1. 需要に適応した供給をすることが消費者は勿論のこと生産者にとっても最も望ましいことである。そのために最近かん水養殖並び蓄養が盛んになってきたが, 瀬戸内海では特にハマチとフグの養殖, 蓄養が注目されているので, この中フグ蓄養に関し現況を紹介し, 更に将来の発展性について述べた。
2. フグ蓄養に使用されている種苗の数量は昭和33年, 7ヵ所で約3万尾, その大きさは200匁-15,000匁, 平均500匁である。
3. フグの種苗運搬の方法は今のところ, 多くは口唇を木綿糸また針金で縫合して活間に入れて輸送しているが, 斃死率は2,4-27.0%, 平均10%である。
4. 蓄養池の底質はフグの生態から見て泥質がよいようで, 厚さは15糎以上がよい。また池の水深は高温, 低温を防ぐために1.5米以上が望ましいが, また取り揚げ時には70糎位いまで落すことができるようにしたい。
5. 蓄養池の広さは種苗の入手可能量と単位面積当りの放養量から決められるが, 標準として1m
2に1.1kgとして15,000m
2が限度であろう。
6. 蓄養中の投餌量は蓄養期間が5月-翌年1月として体重の3-5倍が適当であろう。
7. フグの取り揚げは11月から2月であるが特に12月中旬から1月末が多い。
8. フグ蓄養の支出の主なるものは造池費を除くと種苗代と餌代であるから, これらの入手経路を良く調べること。また, 販売先は大都市市場が主となるからこの両者に都合のよい位置の撰択が経営の基礎であろう。

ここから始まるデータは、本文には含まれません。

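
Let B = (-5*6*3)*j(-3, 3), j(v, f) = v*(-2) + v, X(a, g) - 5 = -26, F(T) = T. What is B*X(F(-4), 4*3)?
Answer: 5670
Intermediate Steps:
X(a, g) = -21 (X(a, g) = 5 - 26 = -21)
j(v, f) = -v (j(v, f) = -2*v + v = -v)
B = -270 (B = (-5*6*3)*(-1*(-3)) = -30*3*3 = -90*3 = -270)
B*X(F(-4), 4*3) = -270*(-21) = 5670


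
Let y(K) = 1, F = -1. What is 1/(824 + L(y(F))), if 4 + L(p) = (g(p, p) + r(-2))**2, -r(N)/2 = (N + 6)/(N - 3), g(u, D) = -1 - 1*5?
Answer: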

9. 瀬戸内海におけるフグ蓄養の将来を考察するに, 現在漁獲されているフグを基にするならば蓄養の限度は約3倍までは可能であろう。しかし, 将来春や秋に多獲されるフグ稚魚 (30-100g) を養成する事業が可能となるならば, 更に大きく発展することであろうが, これには猶研究の余地が残されている。また, これと同時に人工採苗も将来の問題であろう。